UT Arlington Professor Awarded $1.9 Million to Study Clostridium Difficile Treatment

July 29, 2011

"julian Hurdle UT Arlington Professor"

Julian Hurdle awarded $1.9 million to study hospital infection. Photo credit: UT Arlington News Center

According to a news release from The University of Texas (UT) at Arlington News Center, a UT Arlington microbiologist has been awarded $1.9 million in funding from the National Institutes of Health, National Center for Complementary and Alternative Medicine.

The funding is to support the research of Julian Hurdle, an assistant professor of biology, in his quest to determine “the effect of reutericyclin compounds on the bacteria Clostridium difficile or C. difficile.

Richard Lee, a medicinal chemist and faculty member of St. Jude Children’s Research Hospital in Memphis, Tennessee, will serve as co-investigator.

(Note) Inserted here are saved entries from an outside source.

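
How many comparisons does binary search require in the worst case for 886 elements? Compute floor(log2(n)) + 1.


Binary search halves the search space each step.
Maximum comparisons = floor(log2(886)) + 1
log2(886) = 9.7912
floor(log2(886)) = 9, so 9 + 1 = 10
Final answer: 10


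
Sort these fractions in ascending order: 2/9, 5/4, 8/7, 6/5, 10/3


Convert to decimal for comparison:
  2/9 = 0.2222
  5/4 = 1.25
  8/7 = 1.1429
  6/5 = 1.2
  10/3 = 3.3333
Decimals in increasing order: 0.2222 < 1.1429 < 1.2 < 1.25 < 3.3333
Writing each back as its fraction gives the sorted order.
Final answer: 2/9, 8/7, 6/5, 5/4, 10/3


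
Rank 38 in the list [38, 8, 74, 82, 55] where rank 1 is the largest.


Sort descending: [82, 74, 55, 38, 8]
Find 38 in the sorted list.
38 is at position 4.
Final answer: 4


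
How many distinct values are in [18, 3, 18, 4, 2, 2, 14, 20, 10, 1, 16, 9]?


List all unique values:
Distinct values: [1, 2, 3, 4, 9, 10, 14, 16, 18, 20]
Count = 10
Final answer: 10


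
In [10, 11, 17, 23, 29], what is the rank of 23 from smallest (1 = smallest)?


Sort ascending: [10, 11, 17, 23, 29]
Find 23 in the sorted list.
23 is at position 4 (1-indexed).
Final answer: 4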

“Developing treatments to combat serious public health threats such as hospital infections is the type of research work that occurs at national research universities like UT Arlington,” said Ron Elsenbaumer, UT Arlington Vice President for Research. “Dr. Hurdle’s work could be the first step toward a valuable new therapy that will help save lives.”

According to the news release, reutericyclin is an antimicrobial coumpound.  It is naturally produced by a probiotic organism known as Lactobacillus reuteri.  In their previous research, Hurdle and Lee have been successful in producing synthetic forms of reutericyclin with improved antibacterial properties.